"I will read you one or two little bits first, which touch something Maggie and I were talking of yesterday. We do not want a bonfire to-day; it's too warm."

"No; we will make just a tiny little blaze by and by, to boil our kettle. It would be too warm for a bonfire; and there are no trees here to be cut."

"I should think not!" said Meredith looking up at the blue-green pine needles over his head. "Well, here's a story for you."

"Heathen?" asked Flora.

"No, Christian. 'There was a man, once upon a time, whom God had richly blessed. He had received a year's income of seven hundred thalers. Four hundred of them he needed and used for his house and family wants, and three hundred were left over. So he thought at first he would put the money out at interest, and enjoy the comfort of receiving rents which were growing while he was sleeping. As he was just setting about this, he read in a mission paper about the wants of the heathen; and the Sunday next following he heard a preaching about how the dear Lord is the safest of all to trust money to, and gives the best interest. So he made a short piece of work of it, and sent his three hundred thalers to the dear Lord for the conversion of the heathen, and said, "Lord, take Thou them; I got them from Thee, and there is all this left." "Wife," said he, when he came home at evening, "I have done a good bit of business to-day; I have got rid of my three hundred thalers, and am quit of any care of the money, over and above." "Then you may thank the dear Lord for that," said his wife. "And so I do," he answered.

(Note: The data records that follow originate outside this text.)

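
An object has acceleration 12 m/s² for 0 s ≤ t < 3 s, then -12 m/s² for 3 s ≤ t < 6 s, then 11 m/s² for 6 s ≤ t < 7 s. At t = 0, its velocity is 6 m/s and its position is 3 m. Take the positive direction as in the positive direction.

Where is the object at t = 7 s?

On each constant-a segment, Δv = aΔt and Δx = v₀Δt + ½aΔt²; chain segment to segment.
0–3 s: v starts 6 m/s; Δx = 6·3 + ½·12·3² = 72 m; v ends 42 m/s.
3–6 s: v starts 42 m/s; Δx = 42·3 + ½·-12·3² = 72 m; v ends 6 m/s.
6–7 s: v starts 6 m/s; Δx = 6·1 + ½·11·1² = 11.5 m; v ends 17 m/s.
x(7) = 3 + Σ Δx = 158.5 m.

158.5 m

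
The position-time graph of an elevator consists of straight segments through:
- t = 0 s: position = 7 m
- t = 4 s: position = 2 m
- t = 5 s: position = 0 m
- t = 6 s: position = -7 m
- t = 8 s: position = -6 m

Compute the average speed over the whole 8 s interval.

1.875 m/s

Average speed = (total path length)/(elapsed time); on a piecewise-linear x-t graph the path length is Σ|Δx|.
0–4 s: |Δx| = |2 − 7| = 5 m
4–5 s: |Δx| = |0 − 2| = 2 m
5–6 s: |Δx| = |-7 − 0| = 7 m
6–8 s: |Δx| = |-6 − -7| = 1 m
Total path = 15 m; average speed = 15/8 = 1.875 m/s.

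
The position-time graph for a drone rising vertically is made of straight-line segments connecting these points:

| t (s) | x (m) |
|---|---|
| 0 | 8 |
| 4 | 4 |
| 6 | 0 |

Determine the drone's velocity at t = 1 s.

-1 m/s

Velocity is the slope of the x-t graph on 0–4 s: (4 − 8)/(4 − 0) = -1 m/s.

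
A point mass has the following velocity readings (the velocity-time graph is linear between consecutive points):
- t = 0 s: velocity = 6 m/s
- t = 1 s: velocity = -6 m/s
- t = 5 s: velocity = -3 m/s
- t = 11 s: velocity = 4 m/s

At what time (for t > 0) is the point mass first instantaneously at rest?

v changes sign on 0–1 s (from 6 to -6); the graph is linear there, so v = 0 at t = 0 + (-6)·(1 − 0)/(-6 − 6) = 0.5 s.

t = 0.5 s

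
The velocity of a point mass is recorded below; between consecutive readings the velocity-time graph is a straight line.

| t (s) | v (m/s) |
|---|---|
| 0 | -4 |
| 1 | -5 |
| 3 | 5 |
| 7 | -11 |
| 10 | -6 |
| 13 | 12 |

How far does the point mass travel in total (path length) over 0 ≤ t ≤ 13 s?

Distance (not displacement) is the total path length: add the absolute areas under v-t.
0–1 s: |½(-4 + -5)(1)| = 4.5 m
1–3 s: v = 0 at t = 2 s; triangle areas 2.5 + 2.5 = 5 m
3–7 s: v = 0 at t = 4.25 s; triangle areas 3.125 + 15.125 = 18.25 m
7–10 s: |½(-11 + -6)(3)| = 25.5 m
10–13 s: v = 0 at t = 11 s; triangle areas 3 + 12 = 15 m
Total distance = 68.25 m

68.25 m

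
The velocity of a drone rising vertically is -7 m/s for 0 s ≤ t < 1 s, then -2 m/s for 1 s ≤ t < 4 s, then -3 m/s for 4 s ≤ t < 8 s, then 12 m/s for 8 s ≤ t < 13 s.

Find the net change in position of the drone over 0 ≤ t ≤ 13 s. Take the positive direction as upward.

Displacement is the signed area under the v-t curve.
0–1 s: -7 × 1 = -7 m
1–4 s: -2 × 3 = -6 m
4–8 s: -3 × 4 = -12 m
8–13 s: 12 × 5 = 60 m
Net displacement = 35 m

35 m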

"'Do I not hear at this point, not merely many a child of the world, but also many a believer, secretly half saying, "No, but what is out of reason is out of reason!"—and so do I see a certain compassionate smile playing about mouth-corners. But wait a bit; there is something coming that is more crazy yet. The next year the man was overloaded with such a blessing, that instead of seven hundred thalers, he made fourteen hundred thalers, and he did not know where it all came from. Then what does he do but take the surplus, one thousand thalers, and send it to the mission. Is the story true? do you say. You can ask the Lord "in that day;" he knows the story.'"

"I like that," said Maggie.

"Why?" Flora asked.

"I think it is nice," said Maggie with a shrug of her shoulders.

"I don't see it. What good to the man to have twice as much as he had before, if he must give it all right away again?"